Who knew that a whole generation of children would best identify chicken as a strip or nugget? If they’re gonna eat ’em, best to make them homemade. When I do make these, I double the recipe because the kids love them as snacks the next day and they’re great sliced over a Greek Salad or as a topper for a simple spinach salad. Tuck them into a Chicken Wrap, and you’ve got a filling lunch. Simply halve all ingredients to make a single recipe, but trust me, if you make them, they’ll go fast.
2 lbs. chicken tenders
1 1/2 c. rice or quinoa flour
1 tsp. salt
oil for frying (I use grapeseed)
- One at a time, place tenders inside gallon zip-loc baggie and pound with the flat side of a meat tenderizer (or pound with a rolling pin) to 1/2″ thickness. Remove and cut tenders in half length-wise resulting in two strips.

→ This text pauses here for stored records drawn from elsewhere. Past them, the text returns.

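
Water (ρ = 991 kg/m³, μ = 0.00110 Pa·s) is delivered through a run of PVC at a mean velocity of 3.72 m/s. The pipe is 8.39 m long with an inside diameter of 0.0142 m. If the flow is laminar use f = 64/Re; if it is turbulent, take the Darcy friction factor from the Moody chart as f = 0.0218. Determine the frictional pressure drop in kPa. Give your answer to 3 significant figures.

ΔP ≈ 88.3 kPa

Reynolds number Re = ρVD/μ = 991 · 3.72 · 0.0142 / 0.0011 = 4.759e+04.
Re > 4000 → turbulent; use the Moody-chart value f = 0.0218.
Darcy-Weisbach: ΔP = f(L/D)(ρV²/2) = 0.0218·(8.39/0.0142)·(991·3.72²/2) = 0.0218·590.8·6857 = 8.832e+04 Pa.
ΔP = 8.832e+04 Pa = 88.3 kPa.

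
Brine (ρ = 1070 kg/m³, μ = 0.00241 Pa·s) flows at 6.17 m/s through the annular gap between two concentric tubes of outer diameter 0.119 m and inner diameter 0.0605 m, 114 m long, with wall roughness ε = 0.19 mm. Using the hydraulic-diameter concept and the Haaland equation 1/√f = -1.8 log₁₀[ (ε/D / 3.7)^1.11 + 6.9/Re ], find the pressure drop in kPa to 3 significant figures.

ΔP ≈ 1090 kPa

Hydraulic diameter D_h = 4A/P = D_o - D_i = 0.119 - 0.0605 = 0.0585 m.
Re = ρVD_h/μ = 1070·6.17·0.0585/0.00241 = 1.603e+05.
ε/D_h = 0.00019/0.0585 = 0.00325; Haaland gives 1/√f = -1.8 log₁₀[0.000405+4.31e-05] = 6.028, so f = 0.02752.
ΔP = f(L/D_h)(ρV²/2) = 0.02752·114/0.0585·2.037e+04 = 1.092e+06 Pa.
ΔP = 1090 kPa.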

- Heat 1/2″ oil in large skillet over medium high heat.
- Scramble eggs into flat plate with sides.
- Pour flour and salt into second flat plate with sides.
- One at a time, dip chicken strip into egg then dredge in flour, covering completely. Gently place into skillet (I use cast iron). Repeat until skillet is full but not overcrowded. Cook in batches for 3-4 minutes per side until golden.
- Remove chicken strips and drain on paper towels.
Serve with catsup or Garlic Dill Aoli.